Rolling Stone Italia gave the single the highest rating regarding the songs presented during the first night of the Sanremo Festival, with a score of 8 out of 10; according to the website's reviewer Filippo Ferrari, "Due" represented "an uptempo, somewhat funky piece" that sounded similar to her collaboration "Pensare male" with The Kolors. Gianni Poglio of Panorama said that thanks to the song, "Elodie's potential, [...] moves on the terrain of international pop," with "fiery vocals and powerful song." Andrea Conti of Il Fatto Quotidiano explained that it is a "modern and topical" song with lyrics that deal with "a complex relationship, a sort of aut aut aut."

== Music video ==
The music video was shot at the RedRooms Members Club in Milan, Italy, with the direction of Giampaolo Sgura. It was available with the launch of the single through the singer's YouTube channel.

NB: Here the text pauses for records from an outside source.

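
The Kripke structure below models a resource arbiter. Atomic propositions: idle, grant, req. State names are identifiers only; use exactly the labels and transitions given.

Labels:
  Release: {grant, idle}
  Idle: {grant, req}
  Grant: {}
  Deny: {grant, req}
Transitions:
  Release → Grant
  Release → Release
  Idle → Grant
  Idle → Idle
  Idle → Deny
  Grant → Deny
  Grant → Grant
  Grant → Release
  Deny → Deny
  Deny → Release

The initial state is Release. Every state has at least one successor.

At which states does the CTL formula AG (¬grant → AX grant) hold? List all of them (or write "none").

none

States satisfying ¬grant → AX grant: {Release, Idle, Deny}.
States satisfying AG (¬grant → AX grant): ∅.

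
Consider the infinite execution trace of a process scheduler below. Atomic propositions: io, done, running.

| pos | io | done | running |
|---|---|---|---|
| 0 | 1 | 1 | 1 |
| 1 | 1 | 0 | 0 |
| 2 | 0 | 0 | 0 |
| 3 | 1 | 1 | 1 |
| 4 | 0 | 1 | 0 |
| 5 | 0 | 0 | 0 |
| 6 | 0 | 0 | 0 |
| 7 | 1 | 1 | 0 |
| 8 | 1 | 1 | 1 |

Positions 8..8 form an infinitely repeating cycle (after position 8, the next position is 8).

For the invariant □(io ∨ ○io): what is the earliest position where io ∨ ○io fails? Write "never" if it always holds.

4

Check io ∨ ○io at each position in order: 0 ✓, 1 ✓, 2 ✓, 3 ✓.
At position 4 the labels are {done} and the next position 5 has {}, so io ∨ ○io is false there. This is the first violation.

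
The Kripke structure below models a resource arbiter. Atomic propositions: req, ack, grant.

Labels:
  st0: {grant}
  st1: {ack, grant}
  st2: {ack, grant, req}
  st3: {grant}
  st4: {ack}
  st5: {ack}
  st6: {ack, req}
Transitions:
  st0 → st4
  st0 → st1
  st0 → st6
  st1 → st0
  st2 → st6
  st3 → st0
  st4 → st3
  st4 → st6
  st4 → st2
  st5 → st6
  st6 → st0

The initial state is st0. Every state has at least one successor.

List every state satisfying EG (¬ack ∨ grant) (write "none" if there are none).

States satisfying ¬ack ∨ grant: {st0, st1, st2, st3}.
States satisfying EG (¬ack ∨ grant): {st0, st1, st3}.

{st0, st1, st3}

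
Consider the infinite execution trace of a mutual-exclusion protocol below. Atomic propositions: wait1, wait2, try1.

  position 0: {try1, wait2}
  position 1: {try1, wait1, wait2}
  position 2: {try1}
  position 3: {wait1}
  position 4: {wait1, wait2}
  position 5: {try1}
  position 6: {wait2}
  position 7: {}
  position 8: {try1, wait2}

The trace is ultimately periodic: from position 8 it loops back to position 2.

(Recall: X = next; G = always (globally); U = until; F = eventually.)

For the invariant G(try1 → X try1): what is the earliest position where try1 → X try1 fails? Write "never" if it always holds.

Check try1 → X try1 at each position in order: 0 ✓, 1 ✓.
At position 2 the labels are {try1} and the next position 3 has {wait1}, so try1 → X try1 is false there. This is the first violation.

2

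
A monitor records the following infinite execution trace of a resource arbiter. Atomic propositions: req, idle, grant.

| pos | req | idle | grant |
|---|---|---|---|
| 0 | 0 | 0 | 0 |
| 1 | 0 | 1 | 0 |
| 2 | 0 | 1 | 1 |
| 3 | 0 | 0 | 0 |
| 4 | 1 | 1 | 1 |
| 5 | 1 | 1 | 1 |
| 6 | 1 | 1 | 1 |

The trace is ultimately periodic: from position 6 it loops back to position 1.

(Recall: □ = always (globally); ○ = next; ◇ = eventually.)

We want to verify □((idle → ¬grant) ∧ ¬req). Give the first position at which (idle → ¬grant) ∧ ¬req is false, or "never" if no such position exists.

Check (idle → ¬grant) ∧ ¬req at each position in order: 0 ✓, 1 ✓.
At position 2 the labels are {grant, idle}, so (idle → ¬grant) ∧ ¬req is false there. This is the first violation.

2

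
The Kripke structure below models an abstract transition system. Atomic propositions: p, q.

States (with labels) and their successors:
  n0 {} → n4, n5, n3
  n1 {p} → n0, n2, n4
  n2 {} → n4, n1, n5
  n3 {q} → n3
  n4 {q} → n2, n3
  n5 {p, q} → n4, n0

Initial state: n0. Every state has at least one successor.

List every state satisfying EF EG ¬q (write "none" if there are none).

States satisfying EG ¬q: {n1, n2}.
States satisfying EF EG ¬q: {n0, n1, n2, n4, n5}.

{n0, n1, n2, n4, n5}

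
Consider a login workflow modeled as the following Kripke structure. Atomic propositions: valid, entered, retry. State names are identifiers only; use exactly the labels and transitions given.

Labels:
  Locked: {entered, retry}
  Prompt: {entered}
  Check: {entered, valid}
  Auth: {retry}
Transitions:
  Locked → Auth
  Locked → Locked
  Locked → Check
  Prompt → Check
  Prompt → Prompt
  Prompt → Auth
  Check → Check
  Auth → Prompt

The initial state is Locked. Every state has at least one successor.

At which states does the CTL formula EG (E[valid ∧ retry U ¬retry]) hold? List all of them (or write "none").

{Prompt, Check}

States satisfying E[valid ∧ retry U ¬retry]: {Prompt, Check}.
States satisfying EG (E[valid ∧ retry U ¬retry]): {Prompt, Check}.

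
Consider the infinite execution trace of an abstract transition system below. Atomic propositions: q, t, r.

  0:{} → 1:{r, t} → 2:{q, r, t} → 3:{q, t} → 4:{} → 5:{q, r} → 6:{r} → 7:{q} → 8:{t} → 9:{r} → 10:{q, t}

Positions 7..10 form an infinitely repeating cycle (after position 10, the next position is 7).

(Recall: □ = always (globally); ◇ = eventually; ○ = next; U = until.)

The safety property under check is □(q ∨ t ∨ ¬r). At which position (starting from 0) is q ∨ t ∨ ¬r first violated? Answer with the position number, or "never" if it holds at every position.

Check q ∨ t ∨ ¬r at each position in order: 0 ✓, 1 ✓, 2 ✓, 3 ✓, 4 ✓, 5 ✓.
At position 6 the labels are {r}, so q ∨ t ∨ ¬r is false there. This is the first violation.

6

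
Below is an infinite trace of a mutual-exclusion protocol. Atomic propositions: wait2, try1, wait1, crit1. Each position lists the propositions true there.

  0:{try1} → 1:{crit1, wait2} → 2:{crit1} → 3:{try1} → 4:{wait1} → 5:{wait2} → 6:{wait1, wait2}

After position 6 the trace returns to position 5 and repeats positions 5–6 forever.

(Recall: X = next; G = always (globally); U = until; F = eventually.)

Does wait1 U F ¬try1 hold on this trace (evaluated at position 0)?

Holds

Walking from position 0: F ¬try1 first holds at position 0, and wait1 holds at every earlier position along the way, so wait1 U F ¬try1 holds.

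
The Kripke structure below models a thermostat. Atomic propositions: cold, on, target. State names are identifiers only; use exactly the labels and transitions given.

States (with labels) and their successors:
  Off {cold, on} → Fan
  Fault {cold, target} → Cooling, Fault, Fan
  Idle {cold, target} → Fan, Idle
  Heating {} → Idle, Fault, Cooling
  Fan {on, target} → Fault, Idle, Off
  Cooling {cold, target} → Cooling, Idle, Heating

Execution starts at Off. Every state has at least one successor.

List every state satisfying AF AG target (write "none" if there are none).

States satisfying AG target: ∅.
States satisfying AF AG target: ∅.

none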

The video starred the singer's sister Fey Di Patrizi and some Italian show business personalities such as Ornella Vanoni, Michele Placido and Valentina Romani.

==Charts==
===Weekly charts===

Weekly chart performance for "Due"
| Chart (2023) | Peak position |
|---|---|
| Italy (FIMI) | 7 |
| Italy Airplay (EarOne) | 2 |
| Switzerland (Schweizer Hitparade) | 67 |

===Year-end charts===

Year-end chart performance for "Due"
| Chart (2023) | Position |
|---|---|
| Italy (FIMI) | 32 |

==Certifications==

| Region | Certification | Certified units/sales |
| Italy (FIMI) | 3× Platinum | 300,000^{‡} |
^{‡} Sales+streaming figures based on certification alone.